Древнее население севера Европейской России. Опыт лингвоэтнической карты I

А. К. Матвеев

Степень изученности субстратных географических названий севера Европейской России (далее Севера) в настоящее время такова, что в некоторых случаях уже может позволить не только лингвистические, но и историко-этнографические обобщения, адекватные, разумеется, в той мере, какой обладает субстратная топонимия. Наиболее целесообразен путь составления лингвоэтнической карты, под которой понимается основанная на топонимических данных карта (фактически комплекс карт) расселения древних финно-угорских племен на Севере в дорусский период. В территорию Севера при этом включается Архангельская область без Ненецкого автономного округа и Вологодская область. Некоторые ареалы на крайнем западе региона захватывают также приграничные районы Карелии.

Субстратная топонимия Севера возникла в процессе ряда миграций. Она многослойна, и её стратиграфия устанавливается с большим трудом. В этой статье анализируются только некоторые результаты лингвоэтнического картографирования Севера, связанные прежде всего с трудной проблемой отделения прибалтийско-финских названий от саамских.

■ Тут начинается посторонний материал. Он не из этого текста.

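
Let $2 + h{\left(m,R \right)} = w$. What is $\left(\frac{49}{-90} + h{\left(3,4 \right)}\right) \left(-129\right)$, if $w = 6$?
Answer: $- \frac{13373}{30} \approx -445.77$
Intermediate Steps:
$h{\left(m,R \right)} = 4$ ($h{\left(m,R \right)} = -2 + 6 = 4$)
$\left(\frac{49}{-90} + h{\left(3,4 \right)}\right) \left(-129\right) = \left(\frac{49}{-90} + 4\right) \left(-129\right) = \left(49 \left(- \frac{1}{90}\right) + 4\right) \left(-129\right) = \left(- \frac{49}{90} + 4\right) \left(-129\right) = \frac{311}{90} \left(-129\right) = - \frac{13373}{30}$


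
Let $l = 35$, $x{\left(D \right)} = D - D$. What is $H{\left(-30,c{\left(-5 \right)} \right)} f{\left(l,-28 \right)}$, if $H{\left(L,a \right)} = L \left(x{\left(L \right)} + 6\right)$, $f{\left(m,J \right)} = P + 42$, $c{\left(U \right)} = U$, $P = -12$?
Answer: $-5400$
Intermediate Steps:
$x{\left(D \right)} = 0$
$f{\left(m,J \right)} = 30$ ($f{\left(m,J \right)} = -12 + 42 = 30$)
$H{\left(L,a \right)} = 6 L$ ($H{\left(L,a \right)} = L \left(0 + 6\right) = L 6 = 6 L$)
$H{\left(-30,c{\left(-5 \right)} \right)} f{\left(l,-28 \right)} = 6 \left(-30\right) 30 = \left(-180\right) 30 = -5400$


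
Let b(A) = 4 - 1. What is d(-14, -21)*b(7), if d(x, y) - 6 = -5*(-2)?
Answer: 48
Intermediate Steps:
d(x, y) = 16 (d(x, y) = 6 - 5*(-2) = 6 + 10 = 16)
b(A) = 3
d(-14, -21)*b(7) = 16*3 = 48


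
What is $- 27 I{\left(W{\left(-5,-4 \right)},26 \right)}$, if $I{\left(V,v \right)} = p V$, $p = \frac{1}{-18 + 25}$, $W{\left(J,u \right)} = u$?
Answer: $\frac{108}{7} \approx 15.429$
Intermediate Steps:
$p = \frac{1}{7} \approx 0.14286$
$I{\left(V,v \right)} = \frac{V}{7}$
$- 27 I{\left(W{\left(-5,-4 \right)},26 \right)} = - 27 \cdot \frac{1}{7} \left(-4\right) = \left(-27\right) \left(- \frac{4}{7}\right) = \frac{108}{7}$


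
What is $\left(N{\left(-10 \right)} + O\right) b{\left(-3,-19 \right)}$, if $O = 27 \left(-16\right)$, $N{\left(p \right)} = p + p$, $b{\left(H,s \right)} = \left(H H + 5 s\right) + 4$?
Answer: $37064$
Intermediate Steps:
$b{\left(H,s \right)} = 4 + H^{2} + 5 s$ ($b{\left(H,s \right)} = \left(H^{2} + 5 s\right) + 4 = 4 + H^{2} + 5 s$)
$N{\left(p \right)} = 2 p$
$O = -432$
$\left(N{\left(-10 \right)} + O\right) b{\left(-3,-19 \right)} = \left(2 \left(-10\right) - 432\right) \left(4 + \left(-3\right)^{2} + 5 \left(-19\right)\right) = \left(-20 - 432\right) \left(4 + 9 - 95\right) = \left(-452\right) \left(-82\right) = 37064$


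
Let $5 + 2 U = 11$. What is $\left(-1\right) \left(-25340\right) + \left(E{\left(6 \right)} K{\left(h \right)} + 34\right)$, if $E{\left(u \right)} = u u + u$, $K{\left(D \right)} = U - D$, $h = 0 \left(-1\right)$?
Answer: $25500$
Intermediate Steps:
$U = 3$ ($U = - \frac{5}{2} + \frac{1}{2} \cdot 11 = - \frac{5}{2} + \frac{11}{2} = 3$)
$h = 0$
$K{\left(D \right)} = 3 - D$
$E{\left(u \right)} = u + u^{2}$ ($E{\left(u \right)} = u^{2} + u = u + u^{2}$)
$\left(-1\right) \left(-25340\right) + \left(E{\left(6 \right)} K{\left(h \right)} + 34\right) = \left(-1\right) \left(-25340\right) + \left(6 \left(1 + 6\right) \left(3 - 0\right) + 34\right) = 25340 + \left(6 \cdot 7 \left(3 + 0\right) + 34\right) = 25340 + \left(42 \cdot 3 + 34\right) = 25340 + \left(126 + 34\right) = 25340 + 160 = 25500$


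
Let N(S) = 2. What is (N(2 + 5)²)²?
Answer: 16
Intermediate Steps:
(N(2 + 5)²)² = (2²)² = 4² = 16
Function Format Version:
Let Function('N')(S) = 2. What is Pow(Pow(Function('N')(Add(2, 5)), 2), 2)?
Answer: 16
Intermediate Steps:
Pow(Pow(Function('N')(Add(2, 5)), 2), 2) = Pow(Pow(2, 2), 2) = Pow(4, 2) = 16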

Хотя считается, что предшественниками русских на Севере были в основном прибалтийские финны карело-вепсского типа, и подтверждение этому видят во множестве прибалтийско- финских заимствований, усвоенных местными русскими говорами 1 , саамские топоосновы встречаются в регионе так же часто, как и прибалтийско-финские 2 . Это можно объяснить только большой близостью языков, несомненно ещё более значительной в старину, и массовым усвоением прибалтийскими финнами географических названий своих предшественников – саамов. Ещё загадочнее тот факт, что основная масса прибалтийско- финских и саамских названий фиксируется на одной и той же территории в северо-западной половине Севера. Все попытки более или менее точно локализовать ареалы прибалтийско- финских и саамских названий и отделить их друг от друга до сих пор имели только относительный успех. Это связано прежде всего с тем, что как лингвистические, так и исторические обобщения основывались главным образом на использовании формантно- ареального метода, который при всех его достоинствах имеет и очевидные недостатки: неспособен распознавать родственные финно-угорские детерминанты, единообразно передаваемые русским языком, например, -юга "река" может восходить к карел. jogi, саам. jogk, марийск. йогы; не в состоянии различать гомогенные и гетерогенные по структуре названия с одним и тем же детерминантом: в топониме Чухченема можно видеть как гетерогенное сложение саам. чухч- "глухарь" и приб.-фин. -нема "мыс", так и чисто саамское гомогенное название, поскольку географический термин *nem(a) восстанавливается для наречий древнего саамского населения Севера; наконец, формантно-ареальный метод бессилен, когда лингвоэтническая картина затемняется ретросубституцией 3 : в период двуязычия русские, усваивая субстратное название, иногда "переводили" детерминант, используя ранее заимствованный географический термин, ср., например, -лахта из приб.- фин. laht(i) ‘залив’ в топониме Шублахта , где саамская основа шуб- "осина" сочетается либо с прибалтийско-финским, либо с русским детерминантом. Ясно, что картографирование фактов такого рода может привести к противоречивым результатам.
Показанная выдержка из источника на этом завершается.